Conventionally, the founding fathers in a scientific field are usually the people who lead its developments for years to come. It's all about incentive, I think. Viewing a field as their child is usually the incentive to nurture and help their child grow. Shannon's incentive appears to be simply the joy of fulfilling his curiosity.

After his publication of the mathematical theory of communication, people expected him to lead information theory research and practice to new dimensions. MIT hired him for exactly this reason. His curiosity, however, led him to study things like:

1. Gambling games. He built a wearable computer that could improve the odds for Russian roulette.
2. How the brain works. Can we simulate the brain using a machine? How does the brain transform information? This kind of discussions he had with Alan Turing in their quest to understand the brain. He proved that we can make a reliable circuit using faulty components, having enormous applications to brain modeling. The data in the brain is interrelated. There is a huge amount of redundancy. Rules can be developed that depict how neurons connect.
3. The intelligent machine. This idea was also a byproduct of his interest in the brain. He built a chess playing machine. He observed that although there is an astronomical number of possible chess games, we don't have to look all the way to the end of the game to figure out what a good move is. We only have to look ahead a few moves and evaluate the possible moves that we could reach. It is all about finding the path that leads to the best one! This principle is the basis for every chess program that came after.
4. How the stocks work. He did work on the theory of stocks, applying information theory to the stock market. He developed various mathematical models to predict stock performance and has tested them—successfully, he said—on his own portfolio.
5. Biology and genetics. He actually did a PhD in genetics! He found that different genetic possibilities could be mathematically represented in matrices. Using matrix algebra he could predict how traits are passed on through generations.
6. Juggling machines. Juggling relates to patterns according to Shannon. There is a topology and a combinatorial aspect. He wrote a paper on Scientific American and came up with a formula that relates the number of balls we are juggling to how long each is in the air versus in the hand.

Claude Shannon was notoriously curious. At home, he had a basement full of gadgets and machines that he spent hours enjoying making. It was his personal workshop for all kinds of curiosities. His friends called it “a gadgeteer's paradise” and Shannon the “master gadgeteer”!

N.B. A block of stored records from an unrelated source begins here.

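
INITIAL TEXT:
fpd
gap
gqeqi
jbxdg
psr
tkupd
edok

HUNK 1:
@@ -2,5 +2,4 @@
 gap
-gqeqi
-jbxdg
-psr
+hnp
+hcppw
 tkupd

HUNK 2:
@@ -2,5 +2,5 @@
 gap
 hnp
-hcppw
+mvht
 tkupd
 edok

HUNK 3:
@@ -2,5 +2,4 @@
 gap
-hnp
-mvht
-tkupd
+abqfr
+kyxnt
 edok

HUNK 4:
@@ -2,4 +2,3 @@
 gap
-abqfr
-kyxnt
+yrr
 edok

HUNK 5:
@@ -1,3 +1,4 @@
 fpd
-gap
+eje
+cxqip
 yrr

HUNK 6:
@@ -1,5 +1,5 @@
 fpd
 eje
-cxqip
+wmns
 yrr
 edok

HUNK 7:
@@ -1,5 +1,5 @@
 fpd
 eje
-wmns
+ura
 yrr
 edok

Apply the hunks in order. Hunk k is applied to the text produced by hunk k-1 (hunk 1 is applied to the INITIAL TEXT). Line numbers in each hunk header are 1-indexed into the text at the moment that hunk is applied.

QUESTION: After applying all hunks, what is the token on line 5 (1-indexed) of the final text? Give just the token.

Answer: edok

Derivation:
Hunk 1: at line 2 remove [gqeqi,jbxdg,psr] add [hnp,hcppw] -> 6 lines: fpd gap hnp hcppw tkupd edok
Hunk 2: at line 2 remove [hcppw] add [mvht] -> 6 lines: fpd gap hnp mvht tkupd edok
Hunk 3: at line 2 remove [hnp,mvht,tkupd] add [abqfr,kyxnt] -> 5 lines: fpd gap abqfr kyxnt edok
Hunk 4: at line 2 remove [abqfr,kyxnt] add [yrr] -> 4 lines: fpd gap yrr edok
Hunk 5: at line 1 remove [gap] add [eje,cxqip] -> 5 lines: fpd eje cxqip yrr edok
Hunk 6: at line 1 remove [cxqip] add [wmns] -> 5 lines: fpd eje wmns yrr edok
Hunk 7: at line 1 remove [wmns] add [ura] -> 5 lines: fpd eje ura yrr edok
Final line 5: edok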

Fields and disciplines influenced

Shannon revolutionised electronic communications and made the internet, wireless and wireline communications possible, including audio, video and multimedia transmission. Computer programs and apps, gaming, barcodes, QR codes, biometrics, digital clocks, digital photography, streaming services and the like, became a reality. Anytime we store, process or transmit information in digital form, every time we save a file on a hard drive or in the cloud, send an email, load a web page, chat on any social media app, we’re relying on concepts based on Claude Elwood Shannon’s mathematical theory of communication. This publication is considered as the main reason why Shannon is known as the father of information theory.

The fields that information theory influenced are vast, including applied mathematics, theoretical physics, data science, genomics, linguistics, neuroscience, probability and statistics and telecommunications. From classical complexity theory, stochastic thermodynamics, quantum information theory and processing, cryptography, data compression and storage, channel coding and information transmission, cybernetics and control, biochemical signaling, machine learning and neural networks.

According to Eric Schmidt, former CEO of Google: “I often wonder if Shannon understood how much information there would be after his many discoveries. Did he understand that we would have this information explosion? In the last couple of years we’ve generated more information than in the sum of all human history. Literally, he not only won the lottery, he invented the lottery.”